The US economy, for example, is experiencing the weakest recovery in post-war history, with annualised economic growth, quarter-on-quarter, averaging little more than 2 per cent since the downturn ended, or less than half the pace recorded over a comparable time period following the previous 10 recessions. Additionally, although real output has reached new highs, not one of the four indicators that the National Bureau of Economic Research employs to date business cycles has exceeded their pre-recession peaks.

Meanwhile, European economic performance has been even less inspiring, with activity failing to recover its pre-recession peak in both the euro zone and the UK, such that GDP per capita is still roughly 2 per cent below its 2007 level in the former, and 6 per cent below in the latter. Further, the post-recession experience in both economic regions trails the Japanese record following the deflation of its twin property and stock market bubbles more than two decades ago.

Three years have passed since the advanced economies of the Western world reached their nadir, and economic growth continues to disappoint, while aggregate debt ratios remain close to record levels, as the deleveraging of private-sector balance sheets has been offset by the deterioration in public finances. Further, persistently elevated unemployment rates, alongside relatively subdued investment in the productive capital stock, threatens to lower potential growth rates already pressured by an unfavourable demographic picture.

The debt-driven model apparent in most of the developed world is bankrupt, but troublingly, the growth models applied in emerging market economies can no longer be relied on to drive the global economy forward.

This is true not only in India, where persistently large fiscal deficits, a deteriorating external position and stubbornly high inflation have undermined the subcontinent’s status as emerging-market darling, but also in China, where an unprecedented investment boom has limited the central government’s scope to offset the sharp slowdown in economic growth via a fiscal stimulus package centred on infrastructure spending.

The Middle Kingdom’s economy is already in desperate need of rebalancing towards household consumption, which at less than 35 per cent of GDP is well below that of countries at a similar level of income. Additional infrastructure spending at this juncture may well ease cyclical pressures but would undoubtedly result in greater economic turbulence later.

China’s policy response to the global financial crisis precipitated a 9 percentage point increase in the investment share of GDP to close to 50 per cent between 2007 and 2011. However, the investment boom has been accompanied by an increase in the incremental capital/output ratio – the quantity of new capital required to generate an additional unit of growth – to levels comparable to its East Asian neighbours just before crisis struck in 1997.

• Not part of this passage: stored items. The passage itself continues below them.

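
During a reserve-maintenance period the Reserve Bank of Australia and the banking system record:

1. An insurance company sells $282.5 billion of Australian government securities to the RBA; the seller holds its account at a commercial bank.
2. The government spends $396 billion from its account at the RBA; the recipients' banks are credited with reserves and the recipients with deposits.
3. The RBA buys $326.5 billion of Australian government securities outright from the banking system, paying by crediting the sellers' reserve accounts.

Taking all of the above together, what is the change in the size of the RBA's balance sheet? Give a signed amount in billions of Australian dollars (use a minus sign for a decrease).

+$609 billion

RBA balance sheet:
  Assets:      Securities +$609B
  Liabilities: Bank reserves +$1005B, Government deposits −$396B
Commercial banking system:
  Assets:      Reserves at CB +$1005B, Securities −$326.5B
  Liabilities: Checkable deposits +$678.5B
Change in total RBA assets = +$609 billion.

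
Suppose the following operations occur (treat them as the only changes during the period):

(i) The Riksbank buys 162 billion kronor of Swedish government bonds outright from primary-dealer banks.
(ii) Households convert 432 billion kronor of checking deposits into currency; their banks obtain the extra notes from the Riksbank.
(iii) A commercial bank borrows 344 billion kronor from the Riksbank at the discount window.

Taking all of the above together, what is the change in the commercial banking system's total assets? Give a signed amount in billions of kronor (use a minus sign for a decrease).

-88 billion

OMO purchase (from banks) 162 billion kronor: just an asset swap on bank balance sheets → 0.
Currency withdrawal 432 billion kronor: bank balance sheets shrink → −432B.
Discount-window loan 344 billion kronor: bank balance sheets expand → +344B.
Net: 0 − 432 + 344 = -88 billion.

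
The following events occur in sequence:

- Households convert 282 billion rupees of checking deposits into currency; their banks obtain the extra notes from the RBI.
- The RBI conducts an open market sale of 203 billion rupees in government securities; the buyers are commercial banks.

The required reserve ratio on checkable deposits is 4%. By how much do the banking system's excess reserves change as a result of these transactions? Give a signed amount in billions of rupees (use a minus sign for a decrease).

-473.72 billion

Currency withdrawal 282 billion rupees: reserves −282B, deposits −282B.
OMO sale (to banks) 203 billion rupees: reserves −203B, deposits 0.
Totals: Δreserves = −485B, Δdeposits = −282B.
Δrequired reserves = 4% × −282B = −11.28B.
Δexcess reserves = Δreserves − Δrequired = −485B − (−11.28B) = -473.72 billion.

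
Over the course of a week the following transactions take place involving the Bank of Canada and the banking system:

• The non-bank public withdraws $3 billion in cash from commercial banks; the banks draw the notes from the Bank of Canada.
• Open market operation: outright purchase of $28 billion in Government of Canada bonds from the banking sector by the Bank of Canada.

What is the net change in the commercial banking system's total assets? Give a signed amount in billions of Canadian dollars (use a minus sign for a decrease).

-$3 billion

Currency withdrawal $3 billion: bank balance sheets shrink → −$3B.
OMO purchase (from banks) $28 billion: just an asset swap on bank balance sheets → 0.
Net: −3 + 0 = -$3 billion.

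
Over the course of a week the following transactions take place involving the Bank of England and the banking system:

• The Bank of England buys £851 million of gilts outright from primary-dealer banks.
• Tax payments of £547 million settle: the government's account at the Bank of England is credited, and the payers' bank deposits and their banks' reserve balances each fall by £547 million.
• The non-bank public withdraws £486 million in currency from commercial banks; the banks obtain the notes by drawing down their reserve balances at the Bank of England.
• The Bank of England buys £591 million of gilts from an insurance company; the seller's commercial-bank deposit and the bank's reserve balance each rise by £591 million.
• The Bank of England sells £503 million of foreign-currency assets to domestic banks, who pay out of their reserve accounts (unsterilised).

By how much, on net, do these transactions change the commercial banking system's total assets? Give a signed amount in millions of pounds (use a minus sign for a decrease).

Bank of England balance sheet:
  Assets:      Securities +£1442M, Foreign assets −£503M
  Liabilities: Bank reserves −£94M, Currency in circulation +£486M, Government deposits +£547M
Commercial banking system:
  Assets:      Reserves at CB −£94M, Securities −£851M, Foreign assets +£503M
  Liabilities: Checkable deposits −£442M
Change in total bank assets = -£442 million.

-£442 million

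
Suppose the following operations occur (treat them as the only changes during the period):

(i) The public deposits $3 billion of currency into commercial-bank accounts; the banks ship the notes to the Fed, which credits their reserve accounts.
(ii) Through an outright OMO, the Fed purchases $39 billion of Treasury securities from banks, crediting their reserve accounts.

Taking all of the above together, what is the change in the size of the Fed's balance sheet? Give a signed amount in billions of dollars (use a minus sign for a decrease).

Fed balance sheet:
  Assets:      Securities +$39B
  Liabilities: Bank reserves +$42B, Currency in circulation −$3B
Commercial banking system:
  Assets:      Reserves at CB +$42B, Securities −$39B
  Liabilities: Checkable deposits +$3B
Change in total Fed assets = +$39 billion.

+$39 billion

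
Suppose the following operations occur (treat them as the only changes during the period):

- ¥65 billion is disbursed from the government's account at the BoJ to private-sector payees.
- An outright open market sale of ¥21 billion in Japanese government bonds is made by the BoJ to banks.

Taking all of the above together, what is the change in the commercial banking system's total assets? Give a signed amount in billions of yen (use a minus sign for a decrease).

BoJ balance sheet:
  Assets:      Securities −¥21B
  Liabilities: Bank reserves +¥44B, Government deposits −¥65B
Commercial banking system:
  Assets:      Reserves at CB +¥44B, Securities +¥21B
  Liabilities: Checkable deposits +¥65B
Change in total bank assets = +¥65 billion.

+¥65 billion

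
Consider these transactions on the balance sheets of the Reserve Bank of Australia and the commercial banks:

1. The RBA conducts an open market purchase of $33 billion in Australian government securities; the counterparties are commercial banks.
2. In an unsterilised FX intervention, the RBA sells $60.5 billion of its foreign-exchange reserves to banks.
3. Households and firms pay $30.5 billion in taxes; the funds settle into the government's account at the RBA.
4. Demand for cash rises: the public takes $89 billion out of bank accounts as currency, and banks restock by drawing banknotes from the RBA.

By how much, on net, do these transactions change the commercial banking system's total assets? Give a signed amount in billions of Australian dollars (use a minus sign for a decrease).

-$119.5 billion

OMO purchase (from banks) $33 billion: just an asset swap on bank balance sheets → 0.
FX sale $60.5 billion: just an asset swap on bank balance sheets → 0.
Government account inflow $30.5 billion: bank balance sheets shrink → −$30.5B.
Currency withdrawal $89 billion: bank balance sheets shrink → −$89B.
Net: 0 + 0 − 30.5 − 89 = -$119.5 billion.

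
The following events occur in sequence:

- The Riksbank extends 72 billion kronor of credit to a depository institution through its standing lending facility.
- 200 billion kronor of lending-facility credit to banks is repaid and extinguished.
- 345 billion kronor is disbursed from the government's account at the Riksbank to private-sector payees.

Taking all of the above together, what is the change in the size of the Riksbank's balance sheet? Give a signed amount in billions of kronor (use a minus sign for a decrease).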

Further, central government and corporate debt ratios are not far removed from Japanese levels just before its economic miracle came to an end in 1989. Rebalancing, and not fiscal stimulus, is what the Chinese economy requires, and simple arithmetic suggests that this is not possible without a significant drop in the economy’s long-term growth rate.

Investors continue to push stock prices higher on hopes that stimulus measures will return the world economy to a more familiar growth trajectory. Cyclical solutions cannot solve structural problems, however, and it is troubling to note there are no growth engines available to push the world economy forward.